At Mala Colder’s funeral, everyone had praised Lionel for raising such a self-possessed daughter, so strong and steady, her tears kept decorously muted. But what none of them understood was that Mala’s fatal sickness had been no surprise to Yancey, or to Mala. It had been long months since they’d noticed a shadowed figure first standing by the Cold Mountain’s saloon door, then at the end of every hall, reflected in every mirror’s middle distance. Far more sad than menacing, oddly enough, but as inexorable as any laid pyr
e. So Mala and Yancey had said their goodbyes already, long before the doctor ever broke it to Lionel, who would never be quite the same again.

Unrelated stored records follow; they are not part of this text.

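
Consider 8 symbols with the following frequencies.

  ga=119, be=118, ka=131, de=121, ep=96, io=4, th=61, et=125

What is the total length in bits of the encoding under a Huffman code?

Merge the two smallest weights repeatedly:
io(4) + th(61) → 65
65 + ep(96) → 161
be(118) + ga(119) → 237
de(121) + et(125) → 246
ka(131) + 161 → 292
237 + 246 → 483
292 + 483 → 775
The encoded length is the sum of every internal node's weight: 65 + 161 + 237 + 246 + 292 + 483 + 775 = 2259 bits.

2259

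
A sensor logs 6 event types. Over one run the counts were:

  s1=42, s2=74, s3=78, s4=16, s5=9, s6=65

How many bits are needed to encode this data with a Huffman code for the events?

660

Build the Huffman tree bottom-up:
merge s5(9) and s4(16): 25
merge 25 and s1(42): 67
merge s6(65) and 67: 132
merge s2(74) and s3(78): 152
merge 132 and 152: 284
The encoded length is the sum of every internal node's weight: 25 + 67 + 132 + 152 + 284 = 660 bits.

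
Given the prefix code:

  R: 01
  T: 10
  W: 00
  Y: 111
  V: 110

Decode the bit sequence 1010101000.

Read left to right; each codeword is recognised as soon as it completes (prefix code):
  10→T | 10→T | 10→T | 10→T | 00→W
Decoded message: TTTTW

TTTTW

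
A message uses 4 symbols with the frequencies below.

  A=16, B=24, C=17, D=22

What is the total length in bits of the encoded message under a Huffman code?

158

Build the Huffman tree bottom-up:
A(16) + C(17) → 33
D(22) + B(24) → 46
33 + 46 → 79
The encoded length is the sum of every internal node's weight: 33 + 46 + 79 = 158 bits.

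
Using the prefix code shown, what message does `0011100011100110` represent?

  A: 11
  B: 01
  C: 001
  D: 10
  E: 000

CAEADBD

Read left to right; each codeword is recognised as soon as it completes (prefix code):
  001→C | 11→A | 000→E | 11→A | 10→D | 01→B | 10→D
Decoded message: CAEADBD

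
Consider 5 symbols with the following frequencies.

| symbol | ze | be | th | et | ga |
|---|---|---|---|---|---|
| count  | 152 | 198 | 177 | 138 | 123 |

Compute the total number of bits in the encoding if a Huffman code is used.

Merge the two smallest weights repeatedly:
ga(123) + et(138) → 261
ze(152) + th(177) → 329
be(198) + 261 → 459
329 + 459 → 788
Each symbol's bit-cost is frequency × depth; summing gives 1837 bits (equivalently 261 + 329 + 459 + 788).

1837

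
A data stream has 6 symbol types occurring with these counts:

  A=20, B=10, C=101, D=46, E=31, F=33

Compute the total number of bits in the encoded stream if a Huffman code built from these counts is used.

551

Merge the two smallest weights repeatedly:
merge B(10) and A(20): 30
merge 30 and E(31): 61
merge F(33) and D(46): 79
merge 61 and 79: 140
merge C(101) and 140: 241
Total encoded bits = sum of merged weights = 30 + 61 + 79 + 140 + 241 = 551.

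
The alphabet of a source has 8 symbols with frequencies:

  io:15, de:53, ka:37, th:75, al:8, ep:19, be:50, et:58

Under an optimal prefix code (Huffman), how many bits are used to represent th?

2

Build the tree from the bottom:
merge al(8) and io(15): 23
merge ep(19) and 23: 42
merge ka(37) and 42: 79
merge be(50) and de(53): 103
merge et(58) and th(75): 133
merge 79 and 103: 182
merge 133 and 182: 315
The subtree containing th is merged 2 times, so code length = 2.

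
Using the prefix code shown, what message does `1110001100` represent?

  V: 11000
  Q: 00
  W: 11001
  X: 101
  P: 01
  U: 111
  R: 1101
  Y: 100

Read left to right; each codeword is recognised as soon as it completes (prefix code):
  111→U | 00→Q | 01→P | 100→Y
Decoded message: UQPY

UQPY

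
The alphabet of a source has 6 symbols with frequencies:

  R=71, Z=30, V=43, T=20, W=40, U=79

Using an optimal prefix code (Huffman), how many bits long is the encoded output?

699

Build the Huffman tree bottom-up:
merge T(20) and Z(30): 50
merge W(40) and V(43): 83
merge 50 and R(71): 121
merge U(79) and 83: 162
merge 121 and 162: 283
The encoded length is the sum of every internal node's weight: 50 + 83 + 121 + 162 + 283 = 699 bits.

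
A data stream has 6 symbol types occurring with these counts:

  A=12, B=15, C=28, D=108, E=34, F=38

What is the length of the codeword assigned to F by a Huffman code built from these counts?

Huffman merges, smallest pair first:
merge A(12) and B(15): 27
merge 27 and C(28): 55
merge E(34) and F(38): 72
merge 55 and 72: 127
merge D(108) and 127: 235
F's leaf is at depth 3, giving a 3-bit codeword.

3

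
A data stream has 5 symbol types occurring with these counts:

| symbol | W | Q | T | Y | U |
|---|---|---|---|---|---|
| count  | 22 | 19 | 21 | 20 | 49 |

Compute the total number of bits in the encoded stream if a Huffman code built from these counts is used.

Merge the two smallest weights repeatedly:
merge Q(19) and Y(20): 39
merge T(21) and W(22): 43
merge 39 and 43: 82
merge U(49) and 82: 131
The encoded length is the sum of every internal node's weight: 39 + 43 + 82 + 131 = 295 bits.

295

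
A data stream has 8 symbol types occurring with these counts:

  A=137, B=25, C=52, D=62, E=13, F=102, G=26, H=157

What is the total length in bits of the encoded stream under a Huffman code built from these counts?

1530

Build the Huffman tree bottom-up:
merge E(13) and B(25): 38
merge G(26) and 38: 64
merge C(52) and D(62): 114
merge 64 and F(102): 166
merge 114 and A(137): 251
merge H(157) and 166: 323
merge 251 and 323: 574
Total encoded bits = sum of merged weights = 38 + 64 + 114 + 166 + 251 + 323 + 574 = 1530.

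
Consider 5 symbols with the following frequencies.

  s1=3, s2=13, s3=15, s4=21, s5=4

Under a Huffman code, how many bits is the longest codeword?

4

Merge the two lowest-weight nodes at each step:
s1(3) + s5(4) → 7
7 + s2(13) → 20
s3(15) + 20 → 35
s4(21) + 35 → 56
The rarest symbols sit at the bottom; the longest codeword is 4 bits.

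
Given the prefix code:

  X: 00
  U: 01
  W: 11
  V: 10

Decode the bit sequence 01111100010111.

UWWXUUW

Read left to right; each codeword is recognised as soon as it completes (prefix code):
  01→U | 11→W | 11→W | 00→X | 01→U | 01→U | 11→W
Decoded message: UWWXUUW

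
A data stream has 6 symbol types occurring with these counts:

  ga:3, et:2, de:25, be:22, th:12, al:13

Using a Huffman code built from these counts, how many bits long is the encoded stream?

176

Greedily combine the two least-frequent nodes:
merge et(2) and ga(3): 5
merge 5 and th(12): 17
merge al(13) and 17: 30
merge be(22) and de(25): 47
merge 30 and 47: 77
The encoded length is the sum of every internal node's weight: 5 + 17 + 30 + 47 + 77 = 176 bits.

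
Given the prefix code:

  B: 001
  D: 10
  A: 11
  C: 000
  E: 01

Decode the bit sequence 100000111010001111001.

DCEAECAAB

Read left to right; each codeword is recognised as soon as it completes (prefix code):
  10→D | 000→C | 01→E | 11→A | 01→E | 000→C | 11→A | 11→A | 001→B
Decoded message: DCEAECAAB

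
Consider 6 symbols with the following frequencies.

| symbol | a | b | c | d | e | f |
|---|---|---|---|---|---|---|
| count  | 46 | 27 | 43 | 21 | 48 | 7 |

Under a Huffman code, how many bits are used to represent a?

2

Build the tree from the bottom:
combine f(7), d(21) → 28
combine b(27), 28 → 55
combine c(43), a(46) → 89
combine e(48), 55 → 103
combine 89, 103 → 192
The subtree containing a is merged 2 times, so code length = 2.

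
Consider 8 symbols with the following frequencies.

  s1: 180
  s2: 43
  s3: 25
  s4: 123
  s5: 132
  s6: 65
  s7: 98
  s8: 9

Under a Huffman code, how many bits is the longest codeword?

5

Merge the two lowest-weight nodes at each step:
merge s8(9) and s3(25): 34
merge 34 and s2(43): 77
merge s6(65) and 77: 142
merge s7(98) and s4(123): 221
merge s5(132) and 142: 274
merge s1(180) and 221: 401
merge 274 and 401: 675
Maximum depth reached is 5.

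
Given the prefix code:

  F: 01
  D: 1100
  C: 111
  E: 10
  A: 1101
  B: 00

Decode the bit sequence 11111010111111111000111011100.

CAFCCDFAD

Read left to right; each codeword is recognised as soon as it completes (prefix code):
  111→C | 1101→A | 01→F | 111→C | 111→C | 1100→D | 01→F | 1101→A | 1100→D
Decoded message: CAFCCDFAD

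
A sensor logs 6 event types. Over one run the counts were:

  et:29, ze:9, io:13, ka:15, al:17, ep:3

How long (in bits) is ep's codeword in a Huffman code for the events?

4

Repeatedly merge the two smallest:
ep(3) + ze(9) → 12
12 + io(13) → 25
ka(15) + al(17) → 32
25 + et(29) → 54
32 + 54 → 86
The subtree containing ep is merged 4 times, so code length = 4.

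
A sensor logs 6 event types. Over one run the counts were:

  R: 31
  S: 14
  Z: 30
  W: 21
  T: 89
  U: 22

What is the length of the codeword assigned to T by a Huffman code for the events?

1

Repeatedly merge the two smallest:
combine S(14), W(21) → 35
combine U(22), Z(30) → 52
combine R(31), 35 → 66
combine 52, 66 → 118
combine T(89), 118 → 207
T is merged only at the final step, so code length = 1.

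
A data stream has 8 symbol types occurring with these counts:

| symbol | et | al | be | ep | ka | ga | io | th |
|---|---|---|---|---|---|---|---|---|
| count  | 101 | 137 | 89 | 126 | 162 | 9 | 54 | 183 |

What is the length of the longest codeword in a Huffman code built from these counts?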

Still, nothing in this world came entirely unleavened by its opposite. It had been at the wake following that Uther Kloves, then but new-come to town, hesitantly asked her and her father both at once—a courtesy she’d found impressive—if he might court her for a time, see if they suited. Yancey had become honest enough with herself by then to admit she was flattered: the Marshal, undeniably pleasant to the eye, seemed decent enough, an impression borne out by his patient and gentlemanly behaviour. And so . . .
And so.
She crossed briskly through the parlour, doling out smiles and taking orders.
Near the window, she observed Hugo Hoffstedt deep in whispery congress with Mister Frewer—or Hugo talking at Frewer, rather, while Frewer sipped his shot. “Bein’ a family man yourself, I know you understand,” he said. “So just tell me nothin’ followed you, and I’ll be well-content.”
“Never said that.”
“. . . what?”
“Out in the desert, ridin’ hard to get here . . . might be I saw something then, far off, with a sort of glister to it. All white, like snow—or salt.”
“Keeping pace with you?” Frewer nodded. “And you didn’t think to mention this, upstairs?”
“Thing is, Mister Hoffstedt, I don’t think it was us it was following. Just that we happened in between it and whatever it was after, is all. And given how fast it travelled, I reckon it could’ve caught up pretty easy, we were what it wanted. So . . .”
That same weary shrug, one more mystery in a string of mysteries. Yancey reckoned that was how a surfeit of miracles hit most folks—just plumb wore ’em out.
“But what was it?”
“As to that . . . hope I never come to find out.”
She sensed Uther a second before his hand touched her shoulder; could almost hear his smile as he leaned close, to murmur in one ear. “I’d tell you not to fret about this, but you’d just give me that look, wouldn’t you?”